The SCCA works to ensure that retail tenancy legislation is balanced and does not result in any further encroachment on what is a commercial negotiation between a landlord and a tenant. We also work to ensure that this legislation does not impose unreasonable costs and unnecessary red tape.

Background

Retail leasing in Australia is over-regulated. In all states and territories there is legislation that specifies minimum protections that must apply in leasing arrangements between shopping centre owners/managers and shopping centre tenants (see ‘Retail Tenancy Legislation’ in ‘Industry Resources’).
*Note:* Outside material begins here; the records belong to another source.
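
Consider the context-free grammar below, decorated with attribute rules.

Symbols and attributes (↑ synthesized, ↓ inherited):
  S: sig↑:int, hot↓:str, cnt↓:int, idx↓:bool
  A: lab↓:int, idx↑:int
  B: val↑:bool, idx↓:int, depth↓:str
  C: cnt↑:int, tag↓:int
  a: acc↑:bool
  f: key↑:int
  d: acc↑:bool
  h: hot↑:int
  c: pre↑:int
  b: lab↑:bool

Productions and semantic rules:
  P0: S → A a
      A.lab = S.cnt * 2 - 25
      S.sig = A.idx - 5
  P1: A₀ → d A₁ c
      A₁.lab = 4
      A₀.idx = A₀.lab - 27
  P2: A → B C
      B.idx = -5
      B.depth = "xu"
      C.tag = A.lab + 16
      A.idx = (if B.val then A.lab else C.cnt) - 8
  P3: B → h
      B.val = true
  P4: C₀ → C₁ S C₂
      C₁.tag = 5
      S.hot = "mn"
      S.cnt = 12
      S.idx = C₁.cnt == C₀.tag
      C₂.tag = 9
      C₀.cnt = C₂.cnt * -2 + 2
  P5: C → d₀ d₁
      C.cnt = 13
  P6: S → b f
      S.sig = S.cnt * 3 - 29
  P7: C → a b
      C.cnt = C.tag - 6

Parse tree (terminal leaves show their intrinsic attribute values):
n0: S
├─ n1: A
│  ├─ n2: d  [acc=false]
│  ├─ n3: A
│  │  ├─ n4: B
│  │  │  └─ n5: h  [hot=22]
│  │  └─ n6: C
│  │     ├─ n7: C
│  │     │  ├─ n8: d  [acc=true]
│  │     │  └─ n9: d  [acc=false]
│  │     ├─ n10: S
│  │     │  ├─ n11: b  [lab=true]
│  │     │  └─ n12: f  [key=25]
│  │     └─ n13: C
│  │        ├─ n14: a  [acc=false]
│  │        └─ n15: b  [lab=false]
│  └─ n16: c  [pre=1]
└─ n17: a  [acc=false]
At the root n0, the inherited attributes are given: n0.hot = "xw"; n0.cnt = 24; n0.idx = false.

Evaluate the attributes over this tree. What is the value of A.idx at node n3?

1. n0.hot = "xw"  [given at root]
2. n0.cnt = 24  [given at root]
3. n0.idx = false  [given at root]
4. n1.lab = 23  [S.cnt * 2 - 25]
5. n2.acc = false  [terminal]
6. n3.lab = 4  [4]
7. n4.idx = -5  [-5]
8. n4.depth = "xu"  ["xu"]
9. n5.hot = 22  [terminal]
10. n4.val = true  [true]
11. n6.tag = 20  [A.lab + 16]
12. n7.tag = 5  [5]
13. n8.acc = true  [terminal]
14. n9.acc = false  [terminal]
15. n7.cnt = 13  [13]
16. n10.hot = "mn"  ["mn"]
17. n10.cnt = 12  [12]
18. n10.idx = false  [C₁.cnt == C₀.tag]
19. n11.lab = true  [terminal]
20. n12.key = 25  [terminal]
21. n10.sig = 7  [S.cnt * 3 - 29]
22. n13.tag = 9  [9]
23. n14.acc = false  [terminal]
24. n15.lab = false  [terminal]
25. n13.cnt = 3  [C.tag - 6]
26. n6.cnt = -4  [C₂.cnt * -2 + 2]
27. n3.idx = -4  [(if B.val then A.lab else C.cnt) - 8]
28. n16.pre = 1  [terminal]
29. n1.idx = -4  [A₀.lab - 27]
30. n17.acc = false  [terminal]
31. n0.sig = -9  [A.idx - 5]

-4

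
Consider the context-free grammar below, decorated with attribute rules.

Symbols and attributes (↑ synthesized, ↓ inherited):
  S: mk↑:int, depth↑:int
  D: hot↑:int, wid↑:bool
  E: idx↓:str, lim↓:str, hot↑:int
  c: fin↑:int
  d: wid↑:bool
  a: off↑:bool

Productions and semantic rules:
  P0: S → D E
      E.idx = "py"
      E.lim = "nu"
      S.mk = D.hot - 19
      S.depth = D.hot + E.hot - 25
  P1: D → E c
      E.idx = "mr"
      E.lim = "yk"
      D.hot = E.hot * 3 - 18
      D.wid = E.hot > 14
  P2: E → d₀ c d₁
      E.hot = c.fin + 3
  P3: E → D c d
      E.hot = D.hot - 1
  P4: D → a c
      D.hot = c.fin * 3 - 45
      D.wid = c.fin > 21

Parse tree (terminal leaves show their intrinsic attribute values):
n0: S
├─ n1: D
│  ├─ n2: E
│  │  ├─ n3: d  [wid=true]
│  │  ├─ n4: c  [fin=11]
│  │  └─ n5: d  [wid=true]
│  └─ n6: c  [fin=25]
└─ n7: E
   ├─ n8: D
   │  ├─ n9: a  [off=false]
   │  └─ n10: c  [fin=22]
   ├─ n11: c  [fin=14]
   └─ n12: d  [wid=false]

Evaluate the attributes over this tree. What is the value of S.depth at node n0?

19

1. n2.idx = "mr"  ["mr"]
2. n2.lim = "yk"  ["yk"]
3. n3.wid = true  [terminal]
4. n4.fin = 11  [terminal]
5. n5.wid = true  [terminal]
6. n2.hot = 14  [c.fin + 3]
7. n6.fin = 25  [terminal]
8. n1.hot = 24  [E.hot * 3 - 18]
9. n1.wid = false  [E.hot > 14]
10. n7.idx = "py"  ["py"]
11. n7.lim = "nu"  ["nu"]
12. n9.off = false  [terminal]
13. n10.fin = 22  [terminal]
14. n8.hot = 21  [c.fin * 3 - 45]
15. n8.wid = true  [c.fin > 21]
16. n11.fin = 14  [terminal]
17. n12.wid = false  [terminal]
18. n7.hot = 20  [D.hot - 1]
19. n0.mk = 5  [D.hot - 19]
20. n0.depth = 19  [D.hot + E.hot - 25]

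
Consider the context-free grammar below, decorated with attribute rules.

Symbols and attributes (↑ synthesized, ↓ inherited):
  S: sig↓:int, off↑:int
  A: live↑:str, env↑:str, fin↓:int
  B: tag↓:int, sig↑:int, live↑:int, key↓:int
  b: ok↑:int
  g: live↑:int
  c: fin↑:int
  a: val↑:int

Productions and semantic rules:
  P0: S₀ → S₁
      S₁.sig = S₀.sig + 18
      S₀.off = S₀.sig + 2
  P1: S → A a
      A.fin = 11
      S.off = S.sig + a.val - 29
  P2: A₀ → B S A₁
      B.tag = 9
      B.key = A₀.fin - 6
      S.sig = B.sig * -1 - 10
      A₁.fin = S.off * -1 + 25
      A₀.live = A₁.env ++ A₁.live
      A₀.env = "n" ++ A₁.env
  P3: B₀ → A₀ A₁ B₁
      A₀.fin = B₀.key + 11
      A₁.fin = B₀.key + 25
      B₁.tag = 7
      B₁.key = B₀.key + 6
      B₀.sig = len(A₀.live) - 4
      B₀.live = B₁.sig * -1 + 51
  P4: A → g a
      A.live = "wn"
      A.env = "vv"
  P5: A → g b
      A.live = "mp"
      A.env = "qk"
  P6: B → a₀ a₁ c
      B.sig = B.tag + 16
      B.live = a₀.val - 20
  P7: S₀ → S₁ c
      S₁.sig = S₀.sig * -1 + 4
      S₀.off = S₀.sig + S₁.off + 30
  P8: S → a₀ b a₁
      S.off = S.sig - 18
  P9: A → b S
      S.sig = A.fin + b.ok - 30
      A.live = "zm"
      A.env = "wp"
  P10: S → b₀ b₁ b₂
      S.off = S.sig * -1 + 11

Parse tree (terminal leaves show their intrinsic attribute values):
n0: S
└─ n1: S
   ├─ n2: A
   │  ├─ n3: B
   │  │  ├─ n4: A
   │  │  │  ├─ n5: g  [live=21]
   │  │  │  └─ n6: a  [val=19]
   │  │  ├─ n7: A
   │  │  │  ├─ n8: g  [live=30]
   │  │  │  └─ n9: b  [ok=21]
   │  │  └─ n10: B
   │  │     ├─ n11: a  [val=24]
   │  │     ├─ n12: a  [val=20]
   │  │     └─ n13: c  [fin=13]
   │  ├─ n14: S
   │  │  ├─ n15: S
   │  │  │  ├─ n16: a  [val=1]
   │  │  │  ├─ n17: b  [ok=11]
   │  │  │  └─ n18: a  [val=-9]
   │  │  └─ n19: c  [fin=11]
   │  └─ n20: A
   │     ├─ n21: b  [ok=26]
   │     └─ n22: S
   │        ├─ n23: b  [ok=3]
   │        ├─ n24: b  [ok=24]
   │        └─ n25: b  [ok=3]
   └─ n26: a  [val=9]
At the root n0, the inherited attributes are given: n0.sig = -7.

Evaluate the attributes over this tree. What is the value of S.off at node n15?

1. n0.sig = -7  [given at root]
2. n1.sig = 11  [S₀.sig + 18]
3. n2.fin = 11  [11]
4. n3.tag = 9  [9]
5. n3.key = 5  [A₀.fin - 6]
6. n4.fin = 16  [B₀.key + 11]
7. n5.live = 21  [terminal]
8. n6.val = 19  [terminal]
9. n4.live = "wn"  ["wn"]
10. n4.env = "vv"  ["vv"]
11. n7.fin = 30  [B₀.key + 25]
12. n8.live = 30  [terminal]
13. n9.ok = 21  [terminal]
14. n7.live = "mp"  ["mp"]
15. n7.env = "qk"  ["qk"]
16. n10.tag = 7  [7]
17. n10.key = 11  [B₀.key + 6]
18. n11.val = 24  [terminal]
19. n12.val = 20  [terminal]
20. n13.fin = 13  [terminal]
21. n10.sig = 23  [B.tag + 16]
22. n10.live = 4  [a₀.val - 20]
23. n3.sig = -2  [len(A₀.live) - 4]
24. n3.live = 28  [B₁.sig * -1 + 51]
25. n14.sig = -8  [B.sig * -1 - 10]
26. n15.sig = 12  [S₀.sig * -1 + 4]
27. n16.val = 1  [terminal]
28. n17.ok = 11  [terminal]
29. n18.val = -9  [terminal]
30. n15.off = -6  [S.sig - 18]
31. n19.fin = 11  [terminal]
32. n14.off = 16  [S₀.sig + S₁.off + 30]
33. n20.fin = 9  [S.off * -1 + 25]
34. n21.ok = 26  [terminal]
35. n22.sig = 5  [A.fin + b.ok - 30]
36. n23.ok = 3  [terminal]
37. n24.ok = 24  [terminal]
38. n25.ok = 3  [terminal]
39. n22.off = 6  [S.sig * -1 + 11]
40. n20.live = "zm"  ["zm"]
41. n20.env = "wp"  ["wp"]
42. n2.live = "wpzm"  [A₁.env ++ A₁.live]
43. n2.env = "nwp"  ["n" ++ A₁.env]
44. n26.val = 9  [terminal]
45. n1.off = -9  [S.sig + a.val - 29]
46. n0.off = -5  [S₀.sig + 2]

-6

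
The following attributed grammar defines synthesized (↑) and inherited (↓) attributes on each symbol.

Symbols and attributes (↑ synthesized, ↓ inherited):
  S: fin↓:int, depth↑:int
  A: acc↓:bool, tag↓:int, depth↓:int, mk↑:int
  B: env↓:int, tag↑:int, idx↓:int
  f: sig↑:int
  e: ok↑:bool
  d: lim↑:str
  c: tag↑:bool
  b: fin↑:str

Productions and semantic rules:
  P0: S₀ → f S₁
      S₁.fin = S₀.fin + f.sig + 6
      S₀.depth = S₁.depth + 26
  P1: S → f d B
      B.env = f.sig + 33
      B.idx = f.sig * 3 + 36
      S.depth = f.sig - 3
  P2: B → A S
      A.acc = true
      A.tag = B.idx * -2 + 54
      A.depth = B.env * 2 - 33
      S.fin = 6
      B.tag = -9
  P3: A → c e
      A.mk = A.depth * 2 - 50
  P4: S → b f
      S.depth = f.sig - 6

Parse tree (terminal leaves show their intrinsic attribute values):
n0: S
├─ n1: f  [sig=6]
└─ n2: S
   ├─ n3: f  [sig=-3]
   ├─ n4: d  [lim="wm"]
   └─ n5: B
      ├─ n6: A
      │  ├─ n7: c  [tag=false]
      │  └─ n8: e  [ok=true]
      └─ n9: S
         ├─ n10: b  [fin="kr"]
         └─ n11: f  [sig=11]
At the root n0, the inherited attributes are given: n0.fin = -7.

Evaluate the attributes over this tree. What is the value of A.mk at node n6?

4

1. n0.fin = -7  [given at root]
2. n1.sig = 6  [terminal]
3. n2.fin = 5  [S₀.fin + f.sig + 6]
4. n3.sig = -3  [terminal]
5. n4.lim = "wm"  [terminal]
6. n5.env = 30  [f.sig + 33]
7. n5.idx = 27  [f.sig * 3 + 36]
8. n6.acc = true  [true]
9. n6.tag = 0  [B.idx * -2 + 54]
10. n6.depth = 27  [B.env * 2 - 33]
11. n7.tag = false  [terminal]
12. n8.ok = true  [terminal]
13. n6.mk = 4  [A.depth * 2 - 50]
14. n9.fin = 6  [6]
15. n10.fin = "kr"  [terminal]
16. n11.sig = 11  [terminal]
17. n9.depth = 5  [f.sig - 6]
18. n5.tag = -9  [-9]
19. n2.depth = -6  [f.sig - 3]
20. n0.depth = 20  [S₁.depth + 26]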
This legislation, which is unique to Australia, is extensive and governs nearly all aspects of the relationship between lessors and lessees, beginning even before a lease is entered into. If a lease term fails to meet the minimum standards specified in retail tenancy legislation, the lease term is void and the legislation prevails. The legislation also provides dispute resolution mechanisms, with an emphasis on mediation, to resolve retail tenancy disputes.

The legislation is:

  • Retail Shop Leases Act (Queensland);
  • Retail Leases Act (NSW);
  • Leases (Commercial and Retail) Act (Australian Capital Territory);
  • Retail Leases Act (Victoria);
  • Fair Trading (Code of Practice for Retail Tenancies) Regulations (Tasmania);
  • Retail and Commercial Leases Act (South Australia);
  • Commercial Tenancy (Retail Shops) Agreements Act (Western Australia);
  • Business Tenancies (Fair Dealings) Act (Northern Territory).

This legislation is reviewed by governments on a regular basis and the SCCA takes a leading role in protecting the interests of owners and managers during such reviews. This does not mean we oppose all measures which are intended to protect tenants. Indeed many sensible measures have been introduced with our support.